A simple cheat detector script which can provide some insight into cases for direct copying of assignments.
This program will compare all given singular input files in the specified directory with one another and compare them.
Based on a given closeness factor
, the program will output an HTML diff of files which appear to
be similar.
Finally, output is provided which can be loaded into Excel to see the similarities between all inputs. The lowest, average, and highest comparison values will be provided as well.
To run, use Python 2:
python cd.py config.txt
Note: This can take a long time to process. It's best to leave it running unattended for a while.
STARTPATH = r'example'
The starting directory to look for input files. Will recursively search subdirectories. You can
specify a ..\
at the start to navigate up parents folders first.

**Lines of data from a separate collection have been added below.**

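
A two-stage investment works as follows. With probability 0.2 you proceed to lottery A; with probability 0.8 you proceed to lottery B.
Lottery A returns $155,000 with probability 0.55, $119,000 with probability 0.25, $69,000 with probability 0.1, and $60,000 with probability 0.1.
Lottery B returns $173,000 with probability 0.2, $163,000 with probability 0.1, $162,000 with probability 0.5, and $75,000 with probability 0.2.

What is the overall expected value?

EV(A) = 0.55 × 155000 + 0.25 × 119000 + 0.1 × 69000 + 0.1 × 60000 = 85250 + 29750 + 6900 + 6000 = 127900
EV(B) = 0.2 × 173000 + 0.1 × 163000 + 0.5 × 162000 + 0.2 × 75000 = 34600 + 16300 + 81000 + 15000 = 146900
Overall = 0.2 × 127900 + 0.8 × 146900 = 25580 + 117520 = 143100

$143,100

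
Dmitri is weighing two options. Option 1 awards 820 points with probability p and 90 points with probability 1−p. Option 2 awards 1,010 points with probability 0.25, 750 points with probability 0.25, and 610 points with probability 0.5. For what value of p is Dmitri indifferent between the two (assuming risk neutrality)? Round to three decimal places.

p = 0.897

EV(Option 2) = 0.25 × 1010 + 0.25 × 750 + 0.5 × 610 = 252.5 + 187.5 + 305 = 745
p·820 + (1−p)·90 = 745
730p + 90 = 745
p = (745 − 90) / 730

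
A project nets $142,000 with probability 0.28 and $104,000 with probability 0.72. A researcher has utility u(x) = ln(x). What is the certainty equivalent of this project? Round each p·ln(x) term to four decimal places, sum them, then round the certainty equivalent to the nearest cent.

E[u] = 0.28·ln(142000) + 0.72·ln(104000) = 3.3218 + 8.3175 = 11.6393
CE = e^11.6393 ≈ 113470.71

$113,470.71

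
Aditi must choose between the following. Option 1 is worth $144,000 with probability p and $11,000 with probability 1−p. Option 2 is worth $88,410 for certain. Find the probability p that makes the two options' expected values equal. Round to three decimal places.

p = 0.582

p·144000 + (1−p)·11000 = 88410
133000p + 11000 = 88410
p = (88410 − 11000) / 133000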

SKIPPATHS = [] # actually subtrees
Paths to skip when searching.
EXTS = ['java']
List of extensions to take as input.
RESULTFILE = r'result.tsv'
This file is a tab separated file which can be loaded in Excel. The diagonal will be marked NA as
entries aren't compared to themselves. You can highlight the inner matrix and select Conditional Formatting
-> Color Scales
-> Red - White
to get a clear picture of likely copies.
CLOSENESSFACTOR = 0.93
This value represents the threshold for two files to be similar in order to output a diff of the two files. These diffs will be output to the same location the script is running. They can be loaded in the browser to see the differences in the similar files.
AUTOJUNK = False
Parameter for special 'junk' heuristic. See Python Docs.